Can we break a bad habit?
Have you ever thought about how difficult it can be to break a bad habit? Perhaps you’ve tried to break one yourself. Perhaps you’ve tried to advise someone else on how to break their habits or even change them slightly. Mindfulness, although a word thrown around often, could be your answer and here’s why.
Wendy Wood, a psychologist and researcher on the topic of habit has suggested that up to 45% of our day is habitual as opposed to decision making. That’s a staggering amount of our day to give away to bad habits, if we don’t take control of them.
The truth is that habits can be changed and moulded and it shouldn’t have to be an uphill battle to do so. The neuroscience of habit is an interesting one but understanding the fundamentals will allow you to see how you can identify your habits and take control of them.
The prefrontal cortex, the youngest part of our brain (from an evolutionary sense), is responsible for cognitive control or the ability for us to not have that 4th cookie because we know it isn’t good for us. It’s also the first part of our brain that stops working when we get stressed.
Habits happen in 3 stages.
First there is a cue. This can be likened to some kind of trigger that makes a behavior happen. It’s important to know that anything can be a cue. Scientists have shown that a cue can be something as simple as a time of day that triggers a certain behaviour.
The second thing that happens is referred to as a routine or in simple terms, the behavior that follows the cue.
The last part of the habit is the reward. It’s probably the most important part because it’s essentially what drives the habit.
Because of the way the brain is wired, the cue and the reward can become neurologically intertwined which is an interesting thought because that means that the behaviour part of the habit may not be as important as we might think. Perhaps if we can identify the cue and the reward of our habitual tendencies, we might be able to change our behaviour?
So how do we do this?
This is where the mindfulness kicks in. It can take place in many ways, shapes and forms but in essence, mindfulness is just about being really interested in understanding what is happening in your body and mind. Introspective awareness is key to changing our habit. You need to identify what is causing the habit and what reward you’re after.
For example, if you are in the habit of having a snack at the end of a hard work day (routine), are you possibly just looking for something that will make you feel good (reward) and are you trying to escape the stress that the day may have caused you (cue)?
We have to remember that our brain is not wired to make things complicated, it is in fact designed to do the opposite and it will almost always choose the easiest option. If we associate great tasting food with a great feeling, it’s easy to see how our brain can establish the habit of eating this food, seeking the reward of feeling great.

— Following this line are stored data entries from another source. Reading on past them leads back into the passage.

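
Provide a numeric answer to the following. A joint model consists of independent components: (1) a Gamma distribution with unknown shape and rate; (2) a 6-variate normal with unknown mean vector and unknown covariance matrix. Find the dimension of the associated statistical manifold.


The dimension of a statistical manifold equals the number of free
(independent) real parameters of the model. For a product of independent
blocks the parameter counts add.
- Gamma (shape, rate): 2.
- 6-variate normal: 6 (mean) + 6*7/2 = 21 (symmetric covariance) = 27.
Total = 2 + 27 = 29.
Dimension = 29

29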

Unfortunately, this is not a one week fix and is certainly something that is developed over time. Like most things with neurology, the more you do it, the better your brain will be wired to perform that task in the future.

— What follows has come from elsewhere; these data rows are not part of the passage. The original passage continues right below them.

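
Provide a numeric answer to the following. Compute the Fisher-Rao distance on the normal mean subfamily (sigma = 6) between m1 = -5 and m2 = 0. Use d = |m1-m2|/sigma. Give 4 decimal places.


On the fixed-variance normal subfamily, geodesic distance = |m1-m2|/sigma.
|-5 - 0| = 5.
sigma = 6.
d = 5/6 = 0.8333

0.8333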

We must have the willingness to turn toward our undesired habits and face them head on, rather than try make them go away as quickly as possible. Get curious about your habits and start to identify how to move away from reactive patterns and toward proactive ones. Embrace mindfulness through yoga, exercise or whatever form you choose and rewire your brain to work for you, not against you. Own all your habits and you might just have a 45% better day.